Posted by Ysengrimus sur 7 avril 2017

Brasil-Carta

Un mot sur la présentation, autrefois et naguère, d’une communication intitulée POSITIVISME ET NÉOPOSITIVISME EN LINGUISTIQUE ET EN PHILOSOPHIE DU LANGAGE [titre traduit de l’original anglais], à la neuvième International Conference on the History of Language Sciences (ICHOLS IX) tenue aux Universités de São-Paulo et de Campinas, Brésil, du 27 au 30 août 2002.

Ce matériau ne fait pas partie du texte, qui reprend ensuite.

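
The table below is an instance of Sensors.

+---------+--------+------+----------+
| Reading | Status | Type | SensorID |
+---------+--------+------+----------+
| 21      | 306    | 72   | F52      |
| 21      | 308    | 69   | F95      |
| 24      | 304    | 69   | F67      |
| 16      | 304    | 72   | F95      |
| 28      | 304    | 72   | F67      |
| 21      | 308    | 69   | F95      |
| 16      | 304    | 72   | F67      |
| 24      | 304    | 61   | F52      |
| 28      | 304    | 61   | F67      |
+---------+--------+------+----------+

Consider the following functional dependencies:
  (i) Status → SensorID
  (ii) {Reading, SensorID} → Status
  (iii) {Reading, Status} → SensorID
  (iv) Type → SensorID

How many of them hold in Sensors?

1

(i) Status → SensorID: Status=304: 6 rows → SensorID takes values {F67, F95, F52} — violation — fails.
(ii) {Reading, SensorID} → Status: every LHS value maps to a single RHS value — holds.
(iii) {Reading, Status} → SensorID: (Reading=24, Status=304): 2 rows → SensorID takes values {F67, F52} — violation; (Reading=16, Status=304): 2 rows → SensorID takes values {F95, F67} — violation — fails.
(iv) Type → SensorID: Type=72: 4 rows → SensorID takes values {F52, F95, F67} — violation; Type=69: 3 rows → SensorID takes values {F95, F67} — violation; Type=61: 2 rows → SensorID takes values {F52, F67} — violation — fails.
1 of the 4 dependencies holds.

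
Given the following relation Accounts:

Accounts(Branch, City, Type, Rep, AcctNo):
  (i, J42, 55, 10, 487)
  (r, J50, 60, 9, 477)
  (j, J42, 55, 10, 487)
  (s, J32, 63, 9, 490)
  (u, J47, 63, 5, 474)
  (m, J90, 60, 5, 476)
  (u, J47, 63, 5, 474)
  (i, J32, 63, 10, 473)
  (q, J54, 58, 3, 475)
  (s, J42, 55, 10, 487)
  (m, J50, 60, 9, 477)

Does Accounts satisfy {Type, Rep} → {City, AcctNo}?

Yes

(Type=55, Rep=10): 3 rows → {City,AcctNo} = (J42, 487), (J42, 487), (J42, 487) ✓
(Type=60, Rep=9): 2 rows → {City,AcctNo} = (J50, 477), (J50, 477) ✓
(Type=63, Rep=9): 1 row → {City,AcctNo} = (J32, 490) ✓
(Type=63, Rep=5): 2 rows → {City,AcctNo} = (J47, 474), (J47, 474) ✓
(Type=60, Rep=5): 1 row → {City,AcctNo} = (J90, 476) ✓
(Type=63, Rep=10): 1 row → {City,AcctNo} = (J32, 473) ✓
(Type=58, Rep=3): 1 row → {City,AcctNo} = (J54, 475) ✓
Every {Type, Rep} value is associated with a single {City, AcctNo} value, so {Type, Rep} → {City, AcctNo} holds.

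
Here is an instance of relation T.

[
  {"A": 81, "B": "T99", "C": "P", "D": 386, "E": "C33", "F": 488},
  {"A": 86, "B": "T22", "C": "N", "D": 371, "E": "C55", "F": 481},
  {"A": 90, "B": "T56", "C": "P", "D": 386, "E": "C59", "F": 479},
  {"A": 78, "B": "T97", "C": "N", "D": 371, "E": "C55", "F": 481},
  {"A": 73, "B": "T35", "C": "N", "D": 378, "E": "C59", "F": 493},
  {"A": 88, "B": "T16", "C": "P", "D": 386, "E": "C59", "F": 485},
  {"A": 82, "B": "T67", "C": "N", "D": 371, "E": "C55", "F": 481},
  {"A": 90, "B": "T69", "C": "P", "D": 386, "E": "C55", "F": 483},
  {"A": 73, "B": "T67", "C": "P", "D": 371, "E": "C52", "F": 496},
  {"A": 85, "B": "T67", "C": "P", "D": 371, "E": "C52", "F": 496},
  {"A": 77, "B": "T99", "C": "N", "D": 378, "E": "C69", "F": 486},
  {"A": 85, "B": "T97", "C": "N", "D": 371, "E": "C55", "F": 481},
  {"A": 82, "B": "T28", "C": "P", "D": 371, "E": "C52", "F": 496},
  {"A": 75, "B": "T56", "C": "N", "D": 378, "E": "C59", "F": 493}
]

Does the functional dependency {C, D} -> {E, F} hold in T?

No

(C=P, D=386): 4 rows → {E,F} takes values {(C33, 488), (C59, 479), (C59, 485), (C55, 483)} — violation
(C=N, D=371): 4 rows → {E,F} = (C55, 481), (C55, 481), (C55, 481), (C55, 481) ✓
(C=N, D=378): 3 rows → {E,F} takes values {(C59, 493), (C69, 486)} — violation
(C=P, D=371): 3 rows → {E,F} = (C52, 496), (C52, 496), (C52, 496) ✓
Two rows agree on {C, D} but differ on {E, F}, so {C, D} -> {E, F} does not hold.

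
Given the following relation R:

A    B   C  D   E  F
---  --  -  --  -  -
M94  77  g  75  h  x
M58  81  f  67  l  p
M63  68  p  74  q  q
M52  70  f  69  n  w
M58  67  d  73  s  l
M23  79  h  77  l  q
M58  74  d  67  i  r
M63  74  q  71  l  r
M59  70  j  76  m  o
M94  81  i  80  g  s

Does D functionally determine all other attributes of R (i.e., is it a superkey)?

No

Two distinct rows share D=67, so D does not determine every attribute — not a superkey.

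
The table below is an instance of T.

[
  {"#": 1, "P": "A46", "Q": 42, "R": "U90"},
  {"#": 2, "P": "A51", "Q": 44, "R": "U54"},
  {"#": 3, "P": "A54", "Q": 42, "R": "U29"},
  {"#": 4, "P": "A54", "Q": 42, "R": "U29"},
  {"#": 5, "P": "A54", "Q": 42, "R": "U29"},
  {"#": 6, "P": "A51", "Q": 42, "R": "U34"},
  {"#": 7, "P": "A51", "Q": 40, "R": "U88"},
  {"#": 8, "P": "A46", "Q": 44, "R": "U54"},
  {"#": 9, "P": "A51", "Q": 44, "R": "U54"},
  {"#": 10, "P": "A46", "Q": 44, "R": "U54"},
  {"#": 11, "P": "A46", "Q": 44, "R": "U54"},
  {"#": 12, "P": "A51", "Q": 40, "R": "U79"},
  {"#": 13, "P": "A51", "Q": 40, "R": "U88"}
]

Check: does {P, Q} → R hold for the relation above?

No

(P=A46, Q=42): row 1 → R = U90 ✓
(P=A51, Q=44): rows 2, 9 → R = U54, U54 ✓
(P=A54, Q=42): rows 3, 4, 5 → R = U29, U29, U29 ✓
(P=A51, Q=42): row 6 → R = U34 ✓
(P=A51, Q=40): rows 7, 12, 13 → R takes values {U88, U79} — violation
(P=A46, Q=44): rows 8, 10, 11 → R = U54, U54, U54 ✓
Two rows agree on {P, Q} but differ on R, so {P, Q} → R does not hold.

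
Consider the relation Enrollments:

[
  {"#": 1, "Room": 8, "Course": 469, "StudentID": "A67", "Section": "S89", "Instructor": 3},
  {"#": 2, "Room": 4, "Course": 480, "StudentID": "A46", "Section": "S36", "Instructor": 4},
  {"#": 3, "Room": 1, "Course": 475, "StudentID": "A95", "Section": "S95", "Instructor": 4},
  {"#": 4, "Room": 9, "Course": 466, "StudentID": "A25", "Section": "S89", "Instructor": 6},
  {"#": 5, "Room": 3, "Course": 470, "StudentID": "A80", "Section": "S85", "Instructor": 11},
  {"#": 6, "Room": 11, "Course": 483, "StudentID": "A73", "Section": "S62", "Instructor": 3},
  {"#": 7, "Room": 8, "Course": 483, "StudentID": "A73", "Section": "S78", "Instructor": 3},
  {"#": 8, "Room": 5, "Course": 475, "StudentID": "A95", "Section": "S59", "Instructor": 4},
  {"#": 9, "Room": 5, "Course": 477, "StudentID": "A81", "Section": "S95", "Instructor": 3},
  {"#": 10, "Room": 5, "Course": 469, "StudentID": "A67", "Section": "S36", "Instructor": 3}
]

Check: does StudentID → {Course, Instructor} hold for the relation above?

StudentID=A67: rows 1, 10 → {Course,Instructor} = (469, 3), (469, 3) ✓
StudentID=A46: row 2 → {Course,Instructor} = (480, 4) ✓
StudentID=A95: rows 3, 8 → {Course,Instructor} = (475, 4), (475, 4) ✓
StudentID=A25: row 4 → {Course,Instructor} = (466, 6) ✓
StudentID=A80: row 5 → {Course,Instructor} = (470, 11) ✓
StudentID=A73: rows 6, 7 → {Course,Instructor} = (483, 3), (483, 3) ✓
StudentID=A81: row 9 → {Course,Instructor} = (477, 3) ✓
Every StudentID value is associated with a single {Course, Instructor} value, so StudentID → {Course, Instructor} holds.

Yes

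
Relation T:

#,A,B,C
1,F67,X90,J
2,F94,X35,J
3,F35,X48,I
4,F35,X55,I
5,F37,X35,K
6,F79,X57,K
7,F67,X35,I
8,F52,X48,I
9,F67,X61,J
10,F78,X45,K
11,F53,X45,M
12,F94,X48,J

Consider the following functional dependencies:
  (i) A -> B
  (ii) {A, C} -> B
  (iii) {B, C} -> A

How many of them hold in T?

0

(i) A -> B: A=F67: rows 1, 7, 9 → B takes values {X90, X35, X61} — violation; A=F94: rows 2, 12 → B takes values {X35, X48} — violation; A=F35: rows 3, 4 → B takes values {X48, X55} — violation — fails.
(ii) {A, C} -> B: (A=F67, C=J): rows 1, 9 → B takes values {X90, X61} — violation; (A=F94, C=J): rows 2, 12 → B takes values {X35, X48} — violation; (A=F35, C=I): rows 3, 4 → B takes values {X48, X55} — violation — fails.
(iii) {B, C} -> A: (B=X48, C=I): rows 3, 8 → A takes values {F35, F52} — violation — fails.
None of the 3 dependencies hold.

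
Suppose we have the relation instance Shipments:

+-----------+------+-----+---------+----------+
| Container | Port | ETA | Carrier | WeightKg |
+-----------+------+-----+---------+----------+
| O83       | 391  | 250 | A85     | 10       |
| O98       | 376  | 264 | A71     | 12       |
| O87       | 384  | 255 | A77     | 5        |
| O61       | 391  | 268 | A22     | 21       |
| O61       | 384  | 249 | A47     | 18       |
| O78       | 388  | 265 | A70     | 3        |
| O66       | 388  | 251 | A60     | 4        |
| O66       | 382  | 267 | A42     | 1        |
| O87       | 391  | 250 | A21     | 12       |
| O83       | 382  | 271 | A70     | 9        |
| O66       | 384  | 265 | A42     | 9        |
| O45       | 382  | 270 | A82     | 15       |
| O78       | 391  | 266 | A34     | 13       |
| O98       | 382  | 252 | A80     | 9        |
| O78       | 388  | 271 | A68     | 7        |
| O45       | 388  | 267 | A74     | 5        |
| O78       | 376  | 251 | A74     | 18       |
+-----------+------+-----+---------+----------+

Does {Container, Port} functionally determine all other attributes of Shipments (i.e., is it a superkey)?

Two distinct rows share (Container=O78, Port=388), so {Container, Port} does not determine every attribute — not a superkey.

No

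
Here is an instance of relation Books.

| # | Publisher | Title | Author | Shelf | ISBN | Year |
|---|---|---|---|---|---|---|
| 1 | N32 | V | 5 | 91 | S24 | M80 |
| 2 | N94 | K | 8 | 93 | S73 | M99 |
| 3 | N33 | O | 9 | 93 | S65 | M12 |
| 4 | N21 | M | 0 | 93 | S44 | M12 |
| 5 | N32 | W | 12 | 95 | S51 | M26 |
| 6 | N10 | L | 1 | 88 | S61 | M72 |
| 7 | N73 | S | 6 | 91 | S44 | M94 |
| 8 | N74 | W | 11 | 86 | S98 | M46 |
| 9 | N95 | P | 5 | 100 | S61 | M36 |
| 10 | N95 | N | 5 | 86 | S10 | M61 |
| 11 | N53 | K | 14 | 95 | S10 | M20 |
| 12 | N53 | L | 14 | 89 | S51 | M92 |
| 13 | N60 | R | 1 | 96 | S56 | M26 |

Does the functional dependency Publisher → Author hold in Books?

Publisher=N32: rows 1, 5 → Author takes values {5, 12} — violation
Publisher=N94: row 2 → Author = 8 ✓
Publisher=N33: row 3 → Author = 9 ✓
Publisher=N21: row 4 → Author = 0 ✓
Publisher=N10: row 6 → Author = 1 ✓
Publisher=N73: row 7 → Author = 6 ✓
Publisher=N74: row 8 → Author = 11 ✓
Publisher=N95: rows 9, 10 → Author = 5, 5 ✓
Publisher=N53: rows 11, 12 → Author = 14, 14 ✓
Publisher=N60: row 13 → Author = 1 ✓
Two rows agree on Publisher but differ on Author, so Publisher → Author does not hold.

No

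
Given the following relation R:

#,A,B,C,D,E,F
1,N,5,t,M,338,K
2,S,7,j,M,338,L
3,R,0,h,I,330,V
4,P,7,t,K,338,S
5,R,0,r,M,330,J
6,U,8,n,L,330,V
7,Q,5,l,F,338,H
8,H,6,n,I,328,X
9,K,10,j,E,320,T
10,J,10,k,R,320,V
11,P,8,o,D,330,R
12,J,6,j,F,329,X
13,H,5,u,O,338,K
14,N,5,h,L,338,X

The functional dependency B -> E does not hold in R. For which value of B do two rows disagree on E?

6

B=5: rows 1, 7, 13, 14 → E = 338, 338, 338, 338 ✓
B=7: rows 2, 4 → E = 338, 338 ✓
B=0: rows 3, 5 → E = 330, 330 ✓
B=8: rows 6, 11 → E = 330, 330 ✓
B=6: rows 8, 12 → E takes values {328, 329} — violation
B=10: rows 9, 10 → E = 320, 320 ✓
The only B value with inconsistent E is B=6.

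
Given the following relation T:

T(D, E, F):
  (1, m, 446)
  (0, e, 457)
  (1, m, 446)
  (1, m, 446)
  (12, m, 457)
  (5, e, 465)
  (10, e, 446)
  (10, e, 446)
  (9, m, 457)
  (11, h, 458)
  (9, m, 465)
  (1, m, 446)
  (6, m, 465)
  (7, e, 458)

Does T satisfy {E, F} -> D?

(E=m, F=446): 4 rows → D = 1, 1, 1, 1 ✓
(E=e, F=457): 1 row → D = 0 ✓
(E=m, F=457): 2 rows → D takes values {12, 9} — violation
(E=e, F=465): 1 row → D = 5 ✓
(E=e, F=446): 2 rows → D = 10, 10 ✓
(E=h, F=458): 1 row → D = 11 ✓
(E=m, F=465): 2 rows → D takes values {9, 6} — violation
(E=e, F=458): 1 row → D = 7 ✓
Two rows agree on {E, F} but differ on D, so {E, F} -> D does not hold.

No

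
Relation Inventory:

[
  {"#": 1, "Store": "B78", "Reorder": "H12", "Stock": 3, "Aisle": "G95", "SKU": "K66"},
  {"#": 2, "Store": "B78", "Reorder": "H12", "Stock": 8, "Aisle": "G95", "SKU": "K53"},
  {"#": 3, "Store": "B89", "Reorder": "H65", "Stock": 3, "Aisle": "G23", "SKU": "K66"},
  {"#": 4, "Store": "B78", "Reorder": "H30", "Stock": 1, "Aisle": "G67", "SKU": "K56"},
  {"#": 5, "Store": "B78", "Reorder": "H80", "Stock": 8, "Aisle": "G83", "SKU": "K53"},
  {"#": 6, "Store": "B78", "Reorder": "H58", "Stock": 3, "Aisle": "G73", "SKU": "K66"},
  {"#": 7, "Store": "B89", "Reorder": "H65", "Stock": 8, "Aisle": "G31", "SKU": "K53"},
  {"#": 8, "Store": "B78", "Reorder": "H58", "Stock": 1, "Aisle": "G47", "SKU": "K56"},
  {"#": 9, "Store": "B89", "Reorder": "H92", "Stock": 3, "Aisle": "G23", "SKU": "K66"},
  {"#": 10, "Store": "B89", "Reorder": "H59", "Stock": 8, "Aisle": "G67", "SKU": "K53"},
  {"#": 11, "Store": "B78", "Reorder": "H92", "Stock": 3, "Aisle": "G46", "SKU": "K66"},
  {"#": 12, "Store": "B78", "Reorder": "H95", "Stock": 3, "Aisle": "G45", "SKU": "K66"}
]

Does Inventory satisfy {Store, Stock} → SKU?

(Store=B78, Stock=3): rows 1, 6, 11, 12 → SKU = K66, K66, K66, K66 ✓
(Store=B78, Stock=8): rows 2, 5 → SKU = K53, K53 ✓
(Store=B89, Stock=3): rows 3, 9 → SKU = K66, K66 ✓
(Store=B78, Stock=1): rows 4, 8 → SKU = K56, K56 ✓
(Store=B89, Stock=8): rows 7, 10 → SKU = K53, K53 ✓
Every {Store, Stock} value is associated with a single SKU value, so {Store, Stock} → SKU holds.

Yes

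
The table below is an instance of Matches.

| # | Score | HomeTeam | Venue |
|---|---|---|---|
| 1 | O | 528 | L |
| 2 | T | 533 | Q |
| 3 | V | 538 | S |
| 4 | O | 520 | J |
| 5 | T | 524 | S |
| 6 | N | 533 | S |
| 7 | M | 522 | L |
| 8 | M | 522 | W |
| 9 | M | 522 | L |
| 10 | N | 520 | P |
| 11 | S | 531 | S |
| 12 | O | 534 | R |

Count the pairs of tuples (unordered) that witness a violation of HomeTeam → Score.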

Au cours des deux derniers siècles, le prestige et la légitimité des sciences dites positives a eu un immense impact idéologique sur ce que l’on nomme encore sciences humaines ou sciences sociales. Or, ce qui s’est vu importer depuis les sciences de la nature, et qui s’est solidement installé dans les sciences sociales, est bien plus un ensemble de tics et d’affectations scientistes que la véritable charpente méthodologique de la procédure scientifique elle-même. Cette dernière, bien plus spécifique à son objet que n’accepte de l’admettre le programme positiviste, s’avère de fait probablement impossible à transférer, par delà de tapageuses et illusoires tentatives. Dans ce mouvement à la fois déformant et triomphaliste d’«emprunts» aux sciences, une nouvelle scolastique est née: la scolastique scientiste, et son impact est aujourd’hui immense. Au cœur de cette dynamique, le langage lui-même joue un rôle crucial, non seulement en vertu d’une importation massive et incontrôlée de procédés jargonnants et d’effets de phrases, mais comme manifestation illusoire de la scientificité même, notamment avec l’impact profond de notions telles que Syntaxe, Sémantique, Pragmatique, et du faux système heuristique et méthodologique que leur association fortuite semblent construire. De fait, aux vues du néopositivisme, la science même n’est jamais qu’un corpus langagier, et cette mythologie glottocentriste a eu un impact dévastateur sur les sciences humaines et sociales. À partir de l’exemple de Bloomfield, de Chomsky, et de Wittgenstein, j’ai avancé une pointe investigatrice au cœur des manifestations du positivisme en linguistique et en philosophie du langage. En plus, avec l’aide d’Habermas, de Della Volpe, d’Althusser et de quelques autres francs-tireurs, j’ai poussé le bouchon jusqu’à suggérer qu’il est peut-être temps que la linguistique et la philosophie du langage portent plus d’attention à la logique interne qu’elle sont déjà en train de se donner, largement à leur propre insu.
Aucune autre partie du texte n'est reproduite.